Powalone drzewa zatarasowały drogę do przejścia graniczego ze Słowacją na Łysej Polanie. Dlatego straż graniczna radzi: lepiej nie przekraczać granicy w Tatrach. Na leśnych drogach jest zbyt niebezpiecznie. Jeśli ktoś koniecznie musi przedostać się do naszych południowych sąsiadów, powinien przekraczać granicę w Jurgowie. Tam, choć po przejściu ataku wichury nie ma prądu, straż graniczna przepuszcza kierowców.

W nocy w Zachodniopomorskiem huragan powalił 100 tys. metrów sześciennych drzew. To prawdziwa ekologiczna katastrofa. Rocznie wiatr niszczy średnio 50-60 tys. m. sześc. lasu. Tej nocy wyrobił "normę" za dwa lata. W Przemyślu silny podmuch zerwał kawał dachu i przewrócił komin na zabytkowej kamieniczce. Dachówki i cegły posypały się na rynek, ale na szczęście nikt w tym czasie nie przechodził obok budynku. Strażacy ewakuowali mieszkańców ostatniego piętra kamienicy.

Opóźnienia samolotów i pociągów

Do południa z warszawskiego Okęcia nie startowały żadne samoloty. Kilka maszyn, które w nocy miały lądować we Wrocławiu, zostało zmuszonych do lądowania w Warszawie czy Katowicach. Rano samoloty albo miały wielogodzinne opóźnienia, albo też w ogóle nie startowały.
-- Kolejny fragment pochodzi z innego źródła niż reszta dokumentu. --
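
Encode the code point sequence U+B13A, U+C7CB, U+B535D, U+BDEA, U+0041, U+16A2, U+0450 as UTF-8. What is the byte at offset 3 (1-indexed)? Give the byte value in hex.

1-indexed offset 3 is 0-indexed offset 2.
U+B13A → 3-byte form EB 84 BA at offsets 0–2.
Offset 2 falls in char 1's range; it's byte 3 of EB 84 BA = 0xBA.

0xBA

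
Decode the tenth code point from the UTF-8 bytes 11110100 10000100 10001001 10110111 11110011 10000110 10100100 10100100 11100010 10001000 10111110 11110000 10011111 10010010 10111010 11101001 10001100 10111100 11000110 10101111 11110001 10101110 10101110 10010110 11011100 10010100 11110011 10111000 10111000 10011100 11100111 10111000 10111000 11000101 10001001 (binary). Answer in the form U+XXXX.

U+7E38

Offset 0: leading byte 0xF4 = 11110100 → 4-byte char #1 = F4 84 89 B7.
Offset 4: leading byte 0xF3 = 11110011 → 4-byte char #2 = F3 86 A4 A4.
Offset 8: leading byte 0xE2 = 11100010 → 3-byte char #3 = E2 88 BE.
Offset 11: leading byte 0xF0 = 11110000 → 4-byte char #4 = F0 9F 92 BA.
Offset 15: leading byte 0xE9 = 11101001 → 3-byte char #5 = E9 8C BC.
Offset 18: leading byte 0xC6 = 11000110 → 2-byte char #6 = C6 AF.
Offset 20: leading byte 0xF1 = 11110001 → 4-byte char #7 = F1 AE AE 96.
Offset 24: leading byte 0xDC = 11011100 → 2-byte char #8 = DC 94.
Offset 26: leading byte 0xF3 = 11110011 → 4-byte char #9 = F3 B8 B8 9C.
Offset 30: leading byte 0xE7 = 11100111 → 3-byte char #10 = E7 B8 B8.
Leading byte 0xE7 = 11100111 matches 1110xxxx → 3-byte sequence.
Byte 1: 0xE7 = 11100111, payload 0111 (4 bits).
Byte 2: 0xB8 = 10111000 (10xxxxxx ✓), payload 111000.
Byte 3: 0xB8 = 10111000 (10xxxxxx ✓), payload 111000.
Concatenate: 0111111000111000 = 0x7E38 (16 bits → U+7E38).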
Z dużymi kłopotami jeżdżą pociągi. Kolejarze starają się na bieżąco usuwać wszystkie awarie, ale i tak są duże opóźnienia. Najpoważniejszy wypadek wydarzył się na liniiNowy Targ - Zakopane. Tam na tory przewrócił się słup wysokiego napięcia. W samym Zakopanem wichura nie wyrządziła zbyt wielkich szkód. Uszkodziła tylko jeden samochód i tylko jeden dach. Prędkość wiatru w mieście dochodziła do 90 km/godz., a w obserwatorium na Kasprowym Wierchu - 160 km/godz.
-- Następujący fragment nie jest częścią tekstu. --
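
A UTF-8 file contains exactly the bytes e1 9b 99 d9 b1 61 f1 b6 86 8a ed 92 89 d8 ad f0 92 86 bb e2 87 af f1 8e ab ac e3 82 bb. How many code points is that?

Byte at offset 0: 0xE1 = 11100001 → 3-byte char (#1). Advance 3.
Byte at offset 3: 0xD9 = 11011001 → 2-byte char (#2). Advance 2.
Byte at offset 5: 0x61 = 01100001 → 1-byte char (#3). Advance 1.
Byte at offset 6: 0xF1 = 11110001 → 4-byte char (#4). Advance 4.
Byte at offset 10: 0xED = 11101101 → 3-byte char (#5). Advance 3.
Byte at offset 13: 0xD8 = 11011000 → 2-byte char (#6). Advance 2.
Byte at offset 15: 0xF0 = 11110000 → 4-byte char (#7). Advance 4.
Byte at offset 19: 0xE2 = 11100010 → 3-byte char (#8). Advance 3.
Byte at offset 22: 0xF1 = 11110001 → 4-byte char (#9). Advance 4.
Byte at offset 26: 0xE3 = 11100011 → 3-byte char (#10). Advance 3.
Reached end at offset 29 after 10 code points.

10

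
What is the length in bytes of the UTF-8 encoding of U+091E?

3

U+091E = 0x91E. UTF-8 uses 1 byte below 0x80, 2 below 0x800, 3 below 0x10000, 4 up to 0x10FFFF. 0x91E is in U+0800–U+FFFF → 3 bytes.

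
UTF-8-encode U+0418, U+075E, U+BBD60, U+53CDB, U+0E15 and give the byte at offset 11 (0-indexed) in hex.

U+0418 → 2-byte form D0 98 at offsets 0–1.
U+075E → 2-byte form DD 9E at offsets 2–3.
U+BBD60 → 4-byte form F2 BB B5 A0 at offsets 4–7.
U+53CDB → 4-byte form F1 93 B3 9B at offsets 8–11.
Offset 11 falls in char 4's range; it's byte 4 of F1 93 B3 9B = 0x9B.

0x9B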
Kiedy poprawa pogody? Eksperci twierdzą, że już dziś po południu. Wichura zacznie słabnąć, ale nie wszędzie. Wciąż groźnie może być na Podhalu (80 km/godz.) i w Tatrach (120 km/godz.). Dlatego na baczności powinni się mieć turyści. W górach obowiązuje drugi stopień zagrożenia lawinowego. Zamknięte są szlaki na Giewont od Doliny Strążyskiej i przez Świstówkę do Doliny Pięciu Stawów.